In March 2014, Aguigui was convicted by a military court of murdering his pregnant wife, Deirdre Aguigui, and their unborn child in July 2011. He was sentenced to a second life term with no possibility of parole, and is currently serving his sentence at the United States Penitentiary in Terre Haute, Indiana.

In May 2014, Peden pleaded guilty to malice murder and received a life sentence with the possibility of parole after 30 years. Leniency was granted on the grounds that he'd served in combat in both Iraq and Afghanistan, resulting in post-traumatic stress disorder.

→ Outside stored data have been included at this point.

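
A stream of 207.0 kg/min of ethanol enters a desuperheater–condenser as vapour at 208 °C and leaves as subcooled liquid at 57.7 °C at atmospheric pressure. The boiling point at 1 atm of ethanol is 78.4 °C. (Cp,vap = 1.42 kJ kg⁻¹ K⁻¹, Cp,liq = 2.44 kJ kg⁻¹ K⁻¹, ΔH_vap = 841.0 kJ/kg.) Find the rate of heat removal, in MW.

vapour 208→78.4 °C: -184.03 kJ/kg
condensation at 78.4 °C: -841 kJ/kg
liquid 78.4→57.7 °C: -50.508 kJ/kg
Δh = -184.03 + -841 + -50.508 = -1075.5 kJ/kg
Q = ṁ·Δh = 207.0 kg/min × -1075.5 kJ/kg = -222640 kJ/min
|Q| = 3710.6 kW = 3.7106 MW

Q_c = 3.71 MW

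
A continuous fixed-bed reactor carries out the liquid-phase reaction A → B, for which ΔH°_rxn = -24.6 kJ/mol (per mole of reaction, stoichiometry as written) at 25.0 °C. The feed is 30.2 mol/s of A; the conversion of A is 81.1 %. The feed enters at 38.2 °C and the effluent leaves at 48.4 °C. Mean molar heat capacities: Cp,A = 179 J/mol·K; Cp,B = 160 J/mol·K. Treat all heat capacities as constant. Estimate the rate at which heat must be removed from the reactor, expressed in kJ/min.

Q_out = 33500 kJ/min

Extent of reaction ξ = 0.811 × 30.2 = 24.492 mol/s
Reaction term: ξ·ΔH°_rxn = 24.492 × -24.6 = -602.51 kJ/s
Sensible, feed 38.2→25 °C: -71.357 kJ/s
Outlet flows (mol/s): A 5.7078, B 24.492
Sensible, products 25→48.4 °C: 115.61 kJ/s
Q = ΔH = -558.26 kJ/s = -558.26 kW
Heat removed = 33495 kJ/min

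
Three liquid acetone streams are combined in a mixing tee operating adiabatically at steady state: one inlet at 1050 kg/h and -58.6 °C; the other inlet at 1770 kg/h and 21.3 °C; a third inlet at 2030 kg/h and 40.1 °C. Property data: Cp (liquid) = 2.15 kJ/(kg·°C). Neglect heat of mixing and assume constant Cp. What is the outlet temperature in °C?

T_out = 11.9 °C

Adiabatic, steady state ⇒ Σ ṁᵢCp,ᵢ(T_out − Tᵢ) = 0
Σ ṁᵢCp,ᵢTᵢ = 1050×2.15×-58.6 + 1770×2.15×21.3 + 2030×2.15×40.1 = 123780
Σ ṁᵢCp,ᵢ = 1050×2.15 + 1770×2.15 + 2030×2.15 = 10428
T_out = 123780 / 10428 = 11.871 °C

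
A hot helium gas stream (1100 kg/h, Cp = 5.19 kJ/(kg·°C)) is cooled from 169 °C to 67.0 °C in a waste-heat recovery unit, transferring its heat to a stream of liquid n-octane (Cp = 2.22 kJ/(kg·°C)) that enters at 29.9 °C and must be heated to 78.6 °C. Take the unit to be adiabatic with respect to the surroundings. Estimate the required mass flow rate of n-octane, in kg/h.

ṁ_c = 5390 kg/h

Heat released by hot stream: Q = 1100 × 5.19 × (169 − 67.0) = 582320 kJ/h
Energy balance on cold side (adiabatic exchanger): Q = ṁ_c·Cp_c·(T_c,out − T_c,in)
ṁ_c = 582320 / [2.22 × (78.6 − 29.9)] = 5386.1 kg/h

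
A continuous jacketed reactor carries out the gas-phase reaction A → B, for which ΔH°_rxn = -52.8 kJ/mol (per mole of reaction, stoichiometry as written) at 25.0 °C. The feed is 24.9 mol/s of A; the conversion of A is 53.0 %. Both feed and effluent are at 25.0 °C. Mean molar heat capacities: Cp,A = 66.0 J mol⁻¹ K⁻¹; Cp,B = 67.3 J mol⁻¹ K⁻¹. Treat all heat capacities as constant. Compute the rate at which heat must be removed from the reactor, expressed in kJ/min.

Q_out = 41800 kJ/min

Extent of reaction ξ = 0.530 × 24.9 = 13.197 mol/s
Reaction term: ξ·ΔH°_rxn = 13.197 × -52.8 = -696.8 kJ/s
Q = ΔH = -696.8 kJ/s = -696.8 kW
Heat removed = 41808 kJ/min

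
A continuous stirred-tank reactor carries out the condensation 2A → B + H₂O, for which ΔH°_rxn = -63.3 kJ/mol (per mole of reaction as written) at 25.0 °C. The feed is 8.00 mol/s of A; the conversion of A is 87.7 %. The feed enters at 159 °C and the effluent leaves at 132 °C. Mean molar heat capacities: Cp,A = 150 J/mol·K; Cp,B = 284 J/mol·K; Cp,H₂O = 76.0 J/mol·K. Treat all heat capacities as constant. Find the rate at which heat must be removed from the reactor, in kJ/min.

Q_out = 13900 kJ/min

Extent of reaction ξ = 0.877 × 8.00 / 2 = 3.508 mol/s
Reaction term: ξ·ΔH°_rxn = 3.508 × -63.3 = -222.06 kJ/s
Sensible, feed 159→25 °C: -160.8 kJ/s
Outlet flows (mol/s): A 0.984, B 3.508, H₂O 3.508
Sensible, products 25→132 °C: 150.92 kJ/s
Q = ΔH = -231.94 kJ/s = -231.94 kW
Heat removed = 13916 kJ/min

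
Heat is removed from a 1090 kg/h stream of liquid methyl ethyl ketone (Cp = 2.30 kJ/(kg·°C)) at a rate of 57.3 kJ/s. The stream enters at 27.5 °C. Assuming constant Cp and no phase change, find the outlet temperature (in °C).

T_out = -54.8 °C

Q = 57.3 kJ/s = 206280 kJ/h
ΔT = Q/(ṁ·Cp) = 206280/(1090×2.30) = 82.282 K
T_out = 27.5 − 82.282 = -54.782 °C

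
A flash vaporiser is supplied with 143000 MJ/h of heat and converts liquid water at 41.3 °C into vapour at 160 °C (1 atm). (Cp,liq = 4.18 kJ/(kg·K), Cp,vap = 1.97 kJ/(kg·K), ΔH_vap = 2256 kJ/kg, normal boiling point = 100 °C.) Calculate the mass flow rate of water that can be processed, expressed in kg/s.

ṁ = 15.2 kg/s

Δh = 4.18×(100−41.3) + 2256 + 1.97×(160−100) = 2619.6 kJ/kg
Q = 143000 MJ/h = 39722 kJ/s = 39722 kJ/s
ṁ = Q/Δh = 39722 / 2619.6 = 15.164 kg/s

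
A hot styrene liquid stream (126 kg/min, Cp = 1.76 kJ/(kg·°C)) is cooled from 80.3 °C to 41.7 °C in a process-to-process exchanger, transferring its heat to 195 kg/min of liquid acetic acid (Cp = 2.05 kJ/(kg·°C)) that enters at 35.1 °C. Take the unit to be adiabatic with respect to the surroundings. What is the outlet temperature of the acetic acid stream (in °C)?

Heat released by hot stream: Q = 126 × 1.76 × (80.3 − 41.7) = 8559.9 kJ/min
Energy balance on cold side (adiabatic exchanger): Q = ṁ_c·Cp_c·(T_c,out − T_c,in)
T_c,out = 35.1 + 8559.9/(195 × 2.05) = 56.513 °C

T_c,out = 56.5 °C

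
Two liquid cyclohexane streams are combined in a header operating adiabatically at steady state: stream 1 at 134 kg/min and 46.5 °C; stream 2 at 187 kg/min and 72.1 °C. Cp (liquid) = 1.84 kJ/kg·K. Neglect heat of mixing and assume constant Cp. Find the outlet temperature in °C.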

Peden was deployed twice to Afghanistan and once to Iraq between 2006 and 2011. His attorney, Burt Baker, said Peden suffered from multiple brain injuries and PTSD.

In February 2016, Burnett was sentenced to 8 years in prison and 40 years of court supervision. He was released on December 9, 2019. Additional defendants pled to lesser charges of illegally purchasing guns, theft, and selling drugs in order to purchase guns and land to set up a compound in Washington state.